Ce n'est évidemment pas possible et ceux qui cherchent à s'en rapprocher induisent la perception d'une attitude artificielle, fausse. Rien de ce qu'ils sont vraiment ne transparaît. Il faut de l'authenticité. Certes, mais le dirigeant authentique n'a pas toujours les comportements qui correspondent à la dynamique managériale qu'il veut créer. L'un manque de chaleur et ne fait jamais de compliment. L'autre, toujours dans la séduction, dit oui à tout et provoque ensuite des déceptions.

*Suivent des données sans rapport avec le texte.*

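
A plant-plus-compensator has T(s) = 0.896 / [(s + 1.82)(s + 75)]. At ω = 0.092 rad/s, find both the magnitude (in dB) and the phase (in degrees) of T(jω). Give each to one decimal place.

|T| = -43.7 dB, ∠T = -3.0 deg

|j0.092 + 1.82| = √(0.092² + 1.82²) = 1.822
|j0.092 + 75| = √(0.092² + 75²) = 75
|T(j0.092)| = 0.896 / (1.822 × 75) = 0.0065557
20 log₁₀(0.0065557) = -43.67 dB
∠(j0.092 + 1.82) = arctan(0.092/1.82) = 2.89°
∠(j0.092 + 75) = arctan(0.092/75) = 0.07°
∠T(j0.092) = − (2.89° + 0.07°) = -2.96°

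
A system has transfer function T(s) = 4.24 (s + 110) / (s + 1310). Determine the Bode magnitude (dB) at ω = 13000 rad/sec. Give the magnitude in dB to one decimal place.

|j13000 + 110| = √(13000² + 110²) = 1.3e+04
|j13000 + 1310| = √(13000² + 1310²) = 1.307e+04
|T(j13000)| = 4.24 × 1.3e+04 / 1.307e+04 = 4.2188
20 log₁₀(4.2188) = 12.50 dB

12.5 dB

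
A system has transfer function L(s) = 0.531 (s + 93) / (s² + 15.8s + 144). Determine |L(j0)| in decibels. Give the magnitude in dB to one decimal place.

-9.3 dB

L(0) = 0.531 × 93 / 144 = 0.34294
20 log₁₀(0.34294) = -9.30 dB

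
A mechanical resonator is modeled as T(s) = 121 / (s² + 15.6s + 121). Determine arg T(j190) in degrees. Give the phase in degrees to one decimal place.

∠[(j190)² + 15.6(j190) + 121] = ∠[-35979 + j2964] = 175.29°
∠T(j190) = −175.29° = -175.29°

-175.3°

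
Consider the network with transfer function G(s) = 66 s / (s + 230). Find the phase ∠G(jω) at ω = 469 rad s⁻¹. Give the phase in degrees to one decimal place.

∠(j469) = 90.00°
∠(j469 + 230) = arctan(469/230) = 63.88°
∠G(j469) = 90.00° − 63.88° = 26.12°

26.1°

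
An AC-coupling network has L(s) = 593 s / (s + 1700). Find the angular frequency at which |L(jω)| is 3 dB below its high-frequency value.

For a single-pole high-pass, the −3 dB point is at the pole: ω = 1700 rad s⁻¹.

1700 rad s⁻¹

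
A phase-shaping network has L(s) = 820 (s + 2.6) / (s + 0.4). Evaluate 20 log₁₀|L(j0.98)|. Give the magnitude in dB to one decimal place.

|j0.98 + 2.6| = √(0.98² + 2.6²) = 2.779
|j0.98 + 0.4| = √(0.98² + 0.4²) = 1.058
|L(j0.98)| = 820 × 2.779 / 1.058 = 2152.5
20 log₁₀(2152.5) = 66.66 dB

66.7 dB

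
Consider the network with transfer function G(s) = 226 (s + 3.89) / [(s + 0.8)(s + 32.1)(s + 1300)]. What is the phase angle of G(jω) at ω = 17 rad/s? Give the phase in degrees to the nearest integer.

∠(j17 + 3.89) = arctan(17/3.89) = 77.11°
∠(j17 + 0.8) = arctan(17/0.8) = 87.31°
∠(j17 + 32.1) = arctan(17/32.1) = 27.91°
∠(j17 + 1300) = arctan(17/1300) = 0.75°
∠G(j17) = 77.11° − (87.31° + 27.91° + 0.75°) = -38.85°

-39°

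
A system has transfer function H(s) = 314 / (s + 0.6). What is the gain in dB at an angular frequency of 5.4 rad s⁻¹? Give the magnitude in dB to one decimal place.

35.2 dB

|j5.4 + 0.6| = √(5.4² + 0.6²) = 5.433
|H(j5.4)| = 314 / 5.433 = 57.792
20 log₁₀(57.792) = 35.24 dB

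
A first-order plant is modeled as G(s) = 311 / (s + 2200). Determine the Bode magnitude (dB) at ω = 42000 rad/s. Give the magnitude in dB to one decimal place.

-42.6 dB

|j42000 + 2200| = √(42000² + 2200²) = 4.206e+04
|G(j42000)| = 311 / 4.206e+04 = 0.0073946
20 log₁₀(0.0073946) = -42.62 dB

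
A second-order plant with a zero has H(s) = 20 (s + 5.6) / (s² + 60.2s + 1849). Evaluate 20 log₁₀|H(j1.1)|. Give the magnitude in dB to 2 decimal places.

|j1.1 + 5.6| = √(1.1² + 5.6²) = 5.707
|(j1.1)² + 60.2(j1.1) + 1849| = |1847.8 + j66.22| = 1849
|H(j1.1)| = 20 × 5.707 / 1849 = 0.061732
20 log₁₀(0.061732) = -24.190 dB

-24.19 dB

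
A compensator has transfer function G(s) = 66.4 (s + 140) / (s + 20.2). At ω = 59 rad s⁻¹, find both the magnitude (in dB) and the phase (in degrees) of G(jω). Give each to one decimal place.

|j59 + 140| = √(59² + 140²) = 151.9
|j59 + 20.2| = √(59² + 20.2²) = 62.36
|G(j59)| = 66.4 × 151.9 / 62.36 = 161.76
20 log₁₀(161.76) = 44.18 dB
∠(j59 + 140) = arctan(59/140) = 22.85°
∠(j59 + 20.2) = arctan(59/20.2) = 71.10°
∠G(j59) = 22.85° − 71.10° = -48.25°

|G| = 44.2 dB, ∠G = -48.2°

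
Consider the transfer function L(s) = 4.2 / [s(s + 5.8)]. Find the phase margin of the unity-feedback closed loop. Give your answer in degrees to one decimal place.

82.9°

Gain crossover: |L(jω)| = 1 at ω ≈ 0.719 rad s⁻¹.
∠L(j0.719) = −90° − arctan(0.719/5.8) ≈ -97.06°
PM = 180° + (-97.06°) = 82.94°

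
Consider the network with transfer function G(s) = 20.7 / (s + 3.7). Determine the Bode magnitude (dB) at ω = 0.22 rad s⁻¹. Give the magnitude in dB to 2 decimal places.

|j0.22 + 3.7| = √(0.22² + 3.7²) = 3.707
|G(j0.22)| = 20.7 / 3.707 = 5.5847
20 log₁₀(5.5847) = 14.940 dB

14.94 dB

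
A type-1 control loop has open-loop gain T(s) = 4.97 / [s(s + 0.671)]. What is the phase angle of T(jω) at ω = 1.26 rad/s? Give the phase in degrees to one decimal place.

-152.0°

∠(j1.26 + 0.671) = arctan(1.26/0.671) = 61.96°
∠(j1.26) = 90.00°
∠T(j1.26) = − (61.96° + 90.00°) = -151.96°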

Comment combiner l'authenticité avec la qualité de l'effet produit ? D'abord, en ne prenant pas l'authenticité de façon globale. Certes, il est important d'agir en fonction de ce que l'on est, mais probablement pas sur tout, et pas toujours. Surtout, cela suppose aussi d'accepter qu'il y a des particularités dans sa personnalité qu'il est nécessaire de faire évoluer. Autrement dit, si l'authenticité est associée à l'arrogance de croire que tout ce qui vient de soi doit s'exprimer, le dirigeant imprime dans son organisation autant ses défauts que ses qualités.

Et après ?

Le dirigeant doit prendre conscience de l'importance de l'impact qu'il produit sans même en avoir l'intention. Ce qui signifie qu'il doit toujours se poser la question de l'effet qu'il veut produire et qu'il doit régulièrement vérifier que cet effet correspond à son intention. L'effet psychologique est un ressort très puissant. On constate avec le changement à la tête de l'Etat qu'il peut donner le meilleur, comme le pire.